Some authors have developed retrospective, analytical studies to determine association between hypercoagulable disorders and NAION, such as Nagy, et al. [9]. This case-control study found that 24% of patients with NAION had resistance to APC compared to 5.9% in control group, therefore, it show that patients with factor V Leiden had a significantly increased risk of developing NAION (p<0.021). In 2006, Nagy, et al. published another case-control study in which factor V Leiden, several thrombophilic conditions and cardiovascular risk factors was determined. In this case-control, lipoprotein A (OR 16.88), factor V Leiden (OR 5.78), diabetes mellitus (OD 4.44), levels of von Willebrand factor, hypercholesterolemia and hyperfibrinogenemia proved significant risk factors for NAIOIN (p<0.05) [10]. Recently in 2015 Schockman, et al. [11], reported a study with 265 patients with ocular vascular occlusion (vein and artery occlusion). Patients were sequentially referred from vitreoretinal specialists for measurement of thrombophilia-hypofibrinolysis and compared to healthy normal controls. Of the 265 patients with ocular vascular occlusion, (11%) had factor V Leiden and/or prothrombin gene, and 83% of these 29 cases presented with ocular vascular occlusion as their first thrombotic event.

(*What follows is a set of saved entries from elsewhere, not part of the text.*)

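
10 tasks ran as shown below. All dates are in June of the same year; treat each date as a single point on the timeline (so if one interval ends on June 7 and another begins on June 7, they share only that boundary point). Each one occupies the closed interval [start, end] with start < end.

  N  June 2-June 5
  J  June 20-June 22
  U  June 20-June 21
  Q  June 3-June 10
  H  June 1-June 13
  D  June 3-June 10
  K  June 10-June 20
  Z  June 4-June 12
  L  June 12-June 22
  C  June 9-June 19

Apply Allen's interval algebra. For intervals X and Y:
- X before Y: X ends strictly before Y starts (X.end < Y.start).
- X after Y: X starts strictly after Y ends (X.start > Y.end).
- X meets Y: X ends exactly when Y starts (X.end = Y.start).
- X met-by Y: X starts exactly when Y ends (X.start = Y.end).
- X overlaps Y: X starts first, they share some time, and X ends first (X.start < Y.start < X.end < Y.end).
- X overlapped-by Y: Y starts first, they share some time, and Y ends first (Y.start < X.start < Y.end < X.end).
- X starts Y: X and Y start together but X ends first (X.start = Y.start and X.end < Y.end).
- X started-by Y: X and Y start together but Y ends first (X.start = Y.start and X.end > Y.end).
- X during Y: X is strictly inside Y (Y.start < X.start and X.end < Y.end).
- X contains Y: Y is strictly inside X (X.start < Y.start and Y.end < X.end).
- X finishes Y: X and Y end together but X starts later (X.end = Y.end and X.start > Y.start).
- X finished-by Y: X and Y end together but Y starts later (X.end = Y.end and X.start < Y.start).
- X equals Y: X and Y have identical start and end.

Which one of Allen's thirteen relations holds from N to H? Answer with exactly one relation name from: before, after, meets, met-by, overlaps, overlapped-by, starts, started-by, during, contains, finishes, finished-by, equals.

during

N = [June 2, June 5]; H = [June 1, June 13].
Compare endpoints: N.start > H.start, N.start < H.end, N.end > H.start, N.end < H.end.
That pattern is 'during'.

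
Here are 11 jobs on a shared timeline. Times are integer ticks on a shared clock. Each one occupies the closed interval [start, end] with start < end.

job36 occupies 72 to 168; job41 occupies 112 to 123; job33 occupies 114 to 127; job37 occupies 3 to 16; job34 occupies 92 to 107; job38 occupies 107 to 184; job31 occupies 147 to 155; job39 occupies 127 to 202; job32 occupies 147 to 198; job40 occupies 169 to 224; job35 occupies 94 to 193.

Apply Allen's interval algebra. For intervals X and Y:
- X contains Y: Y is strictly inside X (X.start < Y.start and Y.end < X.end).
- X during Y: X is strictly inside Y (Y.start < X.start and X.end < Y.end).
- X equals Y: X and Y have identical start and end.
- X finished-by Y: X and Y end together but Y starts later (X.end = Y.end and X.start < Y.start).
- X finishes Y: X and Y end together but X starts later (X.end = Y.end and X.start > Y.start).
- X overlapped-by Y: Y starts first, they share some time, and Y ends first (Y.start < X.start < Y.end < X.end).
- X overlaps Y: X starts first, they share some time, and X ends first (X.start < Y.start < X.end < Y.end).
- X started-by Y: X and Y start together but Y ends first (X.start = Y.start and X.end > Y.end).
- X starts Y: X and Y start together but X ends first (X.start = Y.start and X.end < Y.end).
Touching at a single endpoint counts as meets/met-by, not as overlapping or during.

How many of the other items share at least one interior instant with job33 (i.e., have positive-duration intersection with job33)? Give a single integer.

Target job33 = [114, 127].
job31 [147, 155] → after → no.
job32 [147, 198] → after → no.
job34 [92, 107] → before → no.
job35 [94, 193] → contains → counts.
job36 [72, 168] → contains → counts.
job37 [3, 16] → before → no.
job38 [107, 184] → contains → counts.
job39 [127, 202] → met-by → no.
job40 [169, 224] → after → no.
job41 [112, 123] → overlaps → counts.
Total: 4.

4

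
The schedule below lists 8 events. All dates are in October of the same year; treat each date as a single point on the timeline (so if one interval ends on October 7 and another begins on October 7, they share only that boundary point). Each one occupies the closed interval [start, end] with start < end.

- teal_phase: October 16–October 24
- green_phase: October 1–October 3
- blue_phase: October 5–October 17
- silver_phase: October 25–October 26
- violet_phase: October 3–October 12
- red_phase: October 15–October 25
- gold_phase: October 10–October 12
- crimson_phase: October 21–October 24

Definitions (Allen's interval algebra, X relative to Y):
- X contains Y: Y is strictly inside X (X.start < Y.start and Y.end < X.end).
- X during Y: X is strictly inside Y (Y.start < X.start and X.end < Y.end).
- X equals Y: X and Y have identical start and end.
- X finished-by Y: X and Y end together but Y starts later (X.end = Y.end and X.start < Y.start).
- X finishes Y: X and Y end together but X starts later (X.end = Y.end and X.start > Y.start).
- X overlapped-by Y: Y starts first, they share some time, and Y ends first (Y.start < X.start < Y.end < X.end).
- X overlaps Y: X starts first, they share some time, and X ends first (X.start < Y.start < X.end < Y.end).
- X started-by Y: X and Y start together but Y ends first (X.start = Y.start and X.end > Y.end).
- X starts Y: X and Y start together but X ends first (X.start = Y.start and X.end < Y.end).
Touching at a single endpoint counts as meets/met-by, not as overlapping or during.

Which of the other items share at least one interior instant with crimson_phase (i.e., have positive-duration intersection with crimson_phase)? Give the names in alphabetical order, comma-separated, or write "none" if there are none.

red_phase, teal_phase

Target crimson_phase = [October 21, October 24].
blue_phase [October 5, October 17] → before → no.
gold_phase [October 10, October 12] → before → no.
green_phase [October 1, October 3] → before → no.
red_phase [October 15, October 25] → contains → yes.
silver_phase [October 25, October 26] → after → no.
teal_phase [October 16, October 24] → finished-by → yes.
violet_phase [October 3, October 12] → before → no.
Result: red_phase, teal_phase.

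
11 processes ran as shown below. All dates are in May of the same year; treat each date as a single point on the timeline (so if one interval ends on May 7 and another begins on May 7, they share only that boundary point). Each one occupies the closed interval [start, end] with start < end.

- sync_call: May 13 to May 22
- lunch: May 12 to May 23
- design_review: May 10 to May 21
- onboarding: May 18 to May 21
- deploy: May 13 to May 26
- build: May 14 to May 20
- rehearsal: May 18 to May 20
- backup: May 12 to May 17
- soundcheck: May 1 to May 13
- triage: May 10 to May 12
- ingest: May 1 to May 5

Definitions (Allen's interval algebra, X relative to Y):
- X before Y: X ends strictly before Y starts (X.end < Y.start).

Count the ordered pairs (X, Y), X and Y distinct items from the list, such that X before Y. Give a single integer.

Checking all 110 ordered pairs for relation 'before'; matching pairs in alphabetical order:
(backup, onboarding): backup before onboarding ✓
(backup, rehearsal): backup before rehearsal ✓
(ingest, backup): ingest before backup ✓
(ingest, build): ingest before build ✓
(ingest, deploy): ingest before deploy ✓
(ingest, design_review): ingest before design_review ✓
(ingest, lunch): ingest before lunch ✓
(ingest, onboarding): ingest before onboarding ✓
(ingest, rehearsal): ingest before rehearsal ✓
(ingest, sync_call): ingest before sync_call ✓
(ingest, triage): ingest before triage ✓
(soundcheck, build): soundcheck before build ✓
(soundcheck, onboarding): soundcheck before onboarding ✓
(soundcheck, rehearsal): soundcheck before rehearsal ✓
(triage, build): triage before build ✓
(triage, deploy): triage before deploy ✓
(triage, onboarding): triage before onboarding ✓
(triage, rehearsal): triage before rehearsal ✓
(triage, sync_call): triage before sync_call ✓
Count: 19.

19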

Diagnosis of NAION should be mainly based on clinical data on physical examination and exclusion of potential causes. Confirmation of causal relation between hypercoagulable state and NAION should facilitate its diagnosis and treatment as well as preventing thrombotic events in other vascular territories. Thrombophilia testing is not recommended in a systematic way, but in cases with atypical presentation, for example, patients with a personal or family history that suggest a predisposition to thrombogenesis, or young patients without classic factors of cardiovascular risk.